Tatsächlich ist das Originalarmband dieser speziellen Uhr nicht ganz billig. Und weil nun leider auch das Glas gesprungen ist, würde die Reparatur der gesamten Uhr wahrscheinlich ihren Wert übersteigen. Auf jeden Fall handelt es sich um eine Grundsatzentscheidung: Wegschmeißen und neu kaufen oder reparieren? Dafür brauche ich Bedenkzeit. Solange behelfe ich mich mit dem Klebeband und befinde mich in guter Gesellschaft.

Duck-Tape in der Raumfahrt

In den USA nennt man das Produkt Duck-Tape oder auch Duct-Tape, was im Prinzip das Gleiche ist: ein ziemlich stabiles Gewebeklebeband. Dieses Band war lange aus der Raumfahrt gar nicht wegzudenken. Wenn zum Beispiel irgendwann mal irgendjemand Taurus Littrow erreichen sollte, dann wird er am Rand dieser grauen, staubigen Ebene ein Fahrzeug vorfinden, das Eugene Cernan als bislang letzter Mensch auf dem Mond vor 46 Jahren dort für immer geparkt hat. Und er wird sehen, dass dieser Wagen unter anderem von sehr viel Duck-Tape zusammengehalten wird. Interessant wäre dann herauszufinden, ob es bis heute klebt. Die Bedingungen auf dem Mond sind ja ziemlich extrem.

Jedenfalls sollte man das bedenken, bevor man den Wert des Klebebandes geringschätzt und Provisorien für schäbig hält. Vielleicht ist ja genau diese Haltung die Ursache dafür, dass seit Jahrzehnten kein Mensch mehr den Mond erreicht hat. Aber ich glaube, es findet gerade ein Umdenken statt. Reparieren statt neu kaufen ist wieder chic, und das darf man dann auch sehen.

Ein klebriges Geschäft

Wie ich darauf komme? Kollege M. hatte an einem der vergangenen Sonntage einen Stand auf dem Flohmarkt am Mauerpark. Nach Abzug aller Kosten verblieben ihm rund 120 Euro, und er hatte seinen Keller endlich leer.

Trotzdem war er nicht wirklich zufrieden, die Geschäfte auf dem Flohmarkt liefen schon mal besser. Vor zehn Jahren zum Beispiel, da haben ihm die Leute seine CDs förmlich aus der Hand gerissen. Diesmal ging nichts so richtig, die Bücher nicht, die Vasen, die Schallplatten, alles stieß nur auf mäßiges Interesse. Für die paar CDs, die er noch hatte, wollten die Leute höchstens 50 Cent springen lassen.

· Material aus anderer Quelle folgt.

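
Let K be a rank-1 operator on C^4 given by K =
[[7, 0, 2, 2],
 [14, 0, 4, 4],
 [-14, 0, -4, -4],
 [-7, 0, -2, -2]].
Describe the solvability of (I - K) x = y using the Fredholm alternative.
(I - K) is singular (det(I - K) = 0, i.e. 1 ∈ sigma(K)). (I - K) x = y is solvable iff y ⊥ ker((I - K)^*) = span{(7, 0, 2, 2)}, i.e. iff 7y_1 + 2y_3 + 2y_4 = 0. When solvable, the solutions are x = y + c·(1, 2, -2, -1), c arbitrary (ker(I - K) = span{(1, 2, -2, -1)}, dimension 1).

K has rank 1, so it is an outer product K = u v^T: every row of K is a multiple of one row vector. Reading off the entries, u = (1, 2, -2, -1) and v = (7, 0, 2, 2) (row i of K equals u_i·v^T). A rank-one matrix u v^T satisfies K u = u (v·u) and kills the (3)-dimensional subspace v^⊥, so its characteristic polynomial is lambda^3 (lambda - v·u) with v·u = tr K = 1. Hence the eigenvalues of I - K are 1 (multiplicity 3) and 1 - (1) = 0, so det(I - K) = 0. (Direct check: I - K =
[[-6, 0, -2, -2],
 [-14, 1, -4, -4],
 [14, 0, 5, 4],
 [7, 0, 2, 3]]
has determinant 0.) So 1 is an eigenvalue of K and (I - K) is not invertible. The finite-dimensional Fredholm alternative says: either (I - K) is invertible, or ker(I - K) ≠ {0} and then range(I - K) = ker((I - K)^*)^⊥, with dim ker(I - K) = dim ker((I - K)^*). We are in the second case, so we need both kernels. Kernel of I - K: (I - K) u = u - u (v·u) = u - u = 0, so ker(I - K) = span{u} = span{(1, 2, -2, -1)} (it is exactly 1-dimensional because rank(I - K) = 3). Kernel of the adjoint: K is real, so (I - K)^* = I - K^T = I - v u^T, and (I - v u^T) v = v - v (u·v) = 0; hence ker((I - K)^*) = span{v} = span{(7, 0, 2, 2)}. Therefore (I - K) x = y is solvable iff <y, v> = 0, i.e. iff 7y_1 + 2y_3 + 2y_4 = 0. When this holds, K y = u (v·y) = 0, so (I - K) y = y and x = y is a particular solution; the full solution set is the line x = y + c·u = y + c·(1, 2, -2, -1), c ∈ C.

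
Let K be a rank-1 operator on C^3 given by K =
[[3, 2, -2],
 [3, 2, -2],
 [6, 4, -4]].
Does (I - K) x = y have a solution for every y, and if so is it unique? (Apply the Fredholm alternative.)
(I - K) is singular (det(I - K) = 0, i.e. 1 ∈ sigma(K)). (I - K) x = y is solvable iff y ⊥ ker((I - K)^*) = span{(3, 2, -2)}, i.e. iff 3y_1 + 2y_2 - 2y_3 = 0. When solvable, the solutions are x = y + c·(1, 1, 2), c arbitrary (ker(I - K) = span{(1, 1, 2)}, dimension 1).

K has rank 1, so it is an outer product K = u v^T: every row of K is a multiple of one row vector. Reading off the entries, u = (1, 1, 2) and v = (3, 2, -2) (row i of K equals u_i·v^T). A rank-one matrix u v^T satisfies K u = u (v·u) and kills the (2)-dimensional subspace v^⊥, so its characteristic polynomial is lambda^2 (lambda - v·u) with v·u = tr K = 1. Hence the eigenvalues of I - K are 1 (multiplicity 2) and 1 - (1) = 0, so det(I - K) = 0. (Direct check: I - K =
[[-2, -2, 2],
 [-3, -1, 2],
 [-6, -4, 5]]
has determinant 0.) So 1 is an eigenvalue of K and (I - K) is not invertible. The finite-dimensional Fredholm alternative says: either (I - K) is invertible, or ker(I - K) ≠ {0} and then range(I - K) = ker((I - K)^*)^⊥, with dim ker(I - K) = dim ker((I - K)^*). We are in the second case, so we need both kernels. Kernel of I - K: (I - K) u = u - u (v·u) = u - u = 0, so ker(I - K) = span{u} = span{(1, 1, 2)} (it is exactly 1-dimensional because rank(I - K) = 2). Kernel of the adjoint: K is real, so (I - K)^* = I - K^T = I - v u^T, and (I - v u^T) v = v - v (u·v) = 0; hence ker((I - K)^*) = span{v} = span{(3, 2, -2)}. Therefore (I - K) x = y is solvable iff <y, v> = 0, i.e. iff 3y_1 + 2y_2 - 2y_3 = 0. When this holds, K y = u (v·y) = 0, so (I - K) y = y and x = y is a particular solution; the full solution set is the line x = y + c·u = y + c·(1, 1, 2), c ∈ C.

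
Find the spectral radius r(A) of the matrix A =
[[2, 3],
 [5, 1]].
r(A) = (3 + sqrt(61))/2 ≈ 5.4051

The eigenvalues of A are the roots of its characteristic polynomial. With M = A (coefficients from the trace and determinant):
  p(λ) = det(λ I - M) = λ^2 - 3λ - 13.
For λ^2 - 3λ - 13 the discriminant is 61. It is nonnegative but not a perfect square, so the roots are real and irrational: λ = (3 ± sqrt(61))/2 ≈ 5.4051, -2.4051.
Thus the eigenvalues (to 4 decimals) are 5.4051 (modulus 5.4051); -2.4051 (modulus 2.4051). The spectral radius is the largest modulus: r(A) = (3 + sqrt(61))/2 ≈ 5.4051. (Cross-check: r(A) ≤ ||A||_2 ≈ 5.8339; equality holds whenever A is normal, though it can also hold for some non-normal A.)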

Natürlich lag es am Sortiment, aber er weiß jetzt auch, was besser funktioniert hätte. Es gab da nämlich diese eine Rolle Gaffer-Tape auf seinem Tisch. Leider brauchte er sie selbst, um seine Plane und die Preisschildchen festzukleben. Aber kaum hatte er sein Zeug ausgebreitet, kam schon der Erste und fragte: „Was willsten für die Rolle haben?“ So ging das den ganzen Tag, die Leute waren verrückt danach. Mit Klebeband hätte er sein Glück machen können.

Die Episode lässt nur einen Schluss zu: Meine geflickte Uhr ist auf dem Weg zum Statussymbol. Vielleicht sollte ich die Sache noch verfeinern und das gesprungene Glas mit Tesafilm überziehen. Sieht blöd aus, aber einem Trendsetter darf so etwas nichts ausmachen.